Sequoia Capital-backed Faasos seems to be the only startup in the Indian food-tech space that is bucking the trend. At a time when the losses at most of these startups are growing multi-fold, this Mumbai-based company has been working towards reducing its losses. In the financial year 2016, the company's revenues grew about 65 per cent at Rs 61.9 crore as against Rs 37.5 crore in the previous fiscal. However, the company has been able to bring down its losses by 54 per cent at Rs 111 crore in FY 16 compared to Rs 243 crore in FY 15. In FY 14, the losses were pegged at Rs 178 crore, according to business research platform for Indian businesses Tofler that sources financial data from Registrar of Companies.

Faasos is also one of the most highly-funded food startups. The company, founded in 2011 by two friends Jaydeep Barman and Kallol Banerjee, had venture capital firm Sequoia Capital as its early investor and has raised about $54 million from four investors including Lightbox Ventures and Russian firm ruNet so far.

The company, which retailed self-branded food from its own kitchens in about 15 odd cities, went for a revamp of its business model in late 2015 in an attempt to turn profitable while increasing its revenues by keeping the costs down.

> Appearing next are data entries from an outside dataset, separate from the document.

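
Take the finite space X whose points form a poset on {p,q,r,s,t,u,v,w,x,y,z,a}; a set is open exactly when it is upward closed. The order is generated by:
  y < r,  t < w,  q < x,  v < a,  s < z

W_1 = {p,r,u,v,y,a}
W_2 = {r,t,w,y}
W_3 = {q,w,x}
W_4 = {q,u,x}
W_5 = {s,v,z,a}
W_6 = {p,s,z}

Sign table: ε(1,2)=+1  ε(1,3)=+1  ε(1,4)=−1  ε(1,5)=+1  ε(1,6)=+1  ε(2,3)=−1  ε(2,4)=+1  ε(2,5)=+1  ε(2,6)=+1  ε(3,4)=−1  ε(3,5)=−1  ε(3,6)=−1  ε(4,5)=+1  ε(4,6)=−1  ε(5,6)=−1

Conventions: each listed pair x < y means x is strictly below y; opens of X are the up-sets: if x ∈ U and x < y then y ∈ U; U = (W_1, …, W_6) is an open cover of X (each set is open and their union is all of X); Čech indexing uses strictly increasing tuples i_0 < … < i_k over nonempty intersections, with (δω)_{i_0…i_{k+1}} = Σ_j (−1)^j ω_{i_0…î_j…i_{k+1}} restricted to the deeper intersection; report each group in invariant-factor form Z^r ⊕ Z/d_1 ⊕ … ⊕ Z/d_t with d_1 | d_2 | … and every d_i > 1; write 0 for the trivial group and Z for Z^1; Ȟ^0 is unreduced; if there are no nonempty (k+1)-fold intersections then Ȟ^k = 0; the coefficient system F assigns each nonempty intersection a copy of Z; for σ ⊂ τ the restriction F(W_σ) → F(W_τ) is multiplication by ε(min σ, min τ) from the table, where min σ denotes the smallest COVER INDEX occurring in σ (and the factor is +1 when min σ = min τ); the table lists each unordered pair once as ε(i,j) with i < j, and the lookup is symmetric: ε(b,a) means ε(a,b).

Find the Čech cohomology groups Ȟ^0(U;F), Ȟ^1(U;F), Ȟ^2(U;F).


Ȟ^0(U;F) ≅ 0, Ȟ^1(U;F) ≅ Z ⊕ Z/2 and Ȟ^2(U;F) ≅ 0

nerve simplices:
  W12={r,y} W14={u} W15={v,a} W16={p} W23={w} W34={q,x} W56={s,z}
C dims 6,7; δ0: rk 6, SNF 1^5·2
degree 0: 6−6−0 = 0 → Ȟ^0 ≅ 0
degree 1: 7−0−6 = 1 plus torsion [2] → Ȟ^1 ≅ Z ⊕ Z/2
degree 2: 0−0−0 = 0 → Ȟ^2 ≅ 0


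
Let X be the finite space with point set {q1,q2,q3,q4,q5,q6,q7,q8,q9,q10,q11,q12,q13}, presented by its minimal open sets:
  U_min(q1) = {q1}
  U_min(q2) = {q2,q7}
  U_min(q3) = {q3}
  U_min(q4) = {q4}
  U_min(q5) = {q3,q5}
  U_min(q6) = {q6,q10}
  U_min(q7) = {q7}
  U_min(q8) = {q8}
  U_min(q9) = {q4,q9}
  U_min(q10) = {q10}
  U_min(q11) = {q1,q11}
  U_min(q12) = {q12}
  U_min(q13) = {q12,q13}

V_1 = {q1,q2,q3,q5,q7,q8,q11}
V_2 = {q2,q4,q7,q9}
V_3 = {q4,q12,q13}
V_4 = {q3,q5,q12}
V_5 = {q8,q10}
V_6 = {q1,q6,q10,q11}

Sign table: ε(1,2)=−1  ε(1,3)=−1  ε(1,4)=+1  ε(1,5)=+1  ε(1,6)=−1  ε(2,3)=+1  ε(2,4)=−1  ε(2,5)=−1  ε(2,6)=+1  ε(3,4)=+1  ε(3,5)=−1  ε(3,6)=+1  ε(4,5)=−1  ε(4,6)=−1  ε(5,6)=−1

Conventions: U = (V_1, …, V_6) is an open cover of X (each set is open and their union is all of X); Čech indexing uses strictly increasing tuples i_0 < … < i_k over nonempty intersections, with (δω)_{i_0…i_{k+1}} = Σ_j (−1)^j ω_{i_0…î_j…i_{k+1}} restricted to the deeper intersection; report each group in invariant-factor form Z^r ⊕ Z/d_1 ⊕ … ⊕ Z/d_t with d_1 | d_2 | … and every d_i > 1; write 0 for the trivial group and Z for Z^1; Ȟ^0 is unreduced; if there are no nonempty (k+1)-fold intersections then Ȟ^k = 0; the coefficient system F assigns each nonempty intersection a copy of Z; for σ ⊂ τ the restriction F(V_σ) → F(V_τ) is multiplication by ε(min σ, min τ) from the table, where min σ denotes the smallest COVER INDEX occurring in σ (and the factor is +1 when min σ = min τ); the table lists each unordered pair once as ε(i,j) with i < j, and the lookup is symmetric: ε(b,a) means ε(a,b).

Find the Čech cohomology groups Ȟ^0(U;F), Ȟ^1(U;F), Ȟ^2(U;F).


Ȟ^0 ≅ 0, Ȟ^1 ≅ Z ⊕ Z/2 and Ȟ^2 ≅ 0

cover nerve:
  V12={q2,q7} V14={q3,q5} V15={q8} V16={q1,q11} V23={q4} V34={q12} V56={q10}
C dims 6,7; δ0: rk 6, SNF 1^5·2
Ȟ^0: (6−6)−0=0 ⇒ 0
Ȟ^1: (7−0)−6=1 plus torsion [2] ⇒ Z ⊕ Z/2
Ȟ^2: (0−0)−0=0 ⇒ 0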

The company changed its business model from an inventory based to strategic partnerships. The company tied up with several home chefs to expand its menu and also improve its delivery time. The company has also tied up standalone food joints, restaurant chains and independent caterers to boost its revenue without having to invest much in setting up own kitchens. Meanwhile, another Mumbai-based startup Holachef that started by tying up with homechefs has changed its model to having a standardised menu that is served to customers from the company-owned central kitchen.

The food-tech startups in India having been going through a bad phase since the last two years with some being forced to shut down the business while a few going through series of pivots. Companies like Zomato, Roadrunner, Swiggy, FreshMenu have tweaked business models. Others like Tinyowl, Eatlo, Dazo shut shops after incurring huge losses.

Food segment is considered as a very high cash burn business, according to the industry experts. While the customer acquisition costs remain high in the segment, the consumer stickiness is the lowest. Most of the companies were trying to outdo each other by roping in same set of customers and restaurants through massive cash backs and incentives respectively, say investors.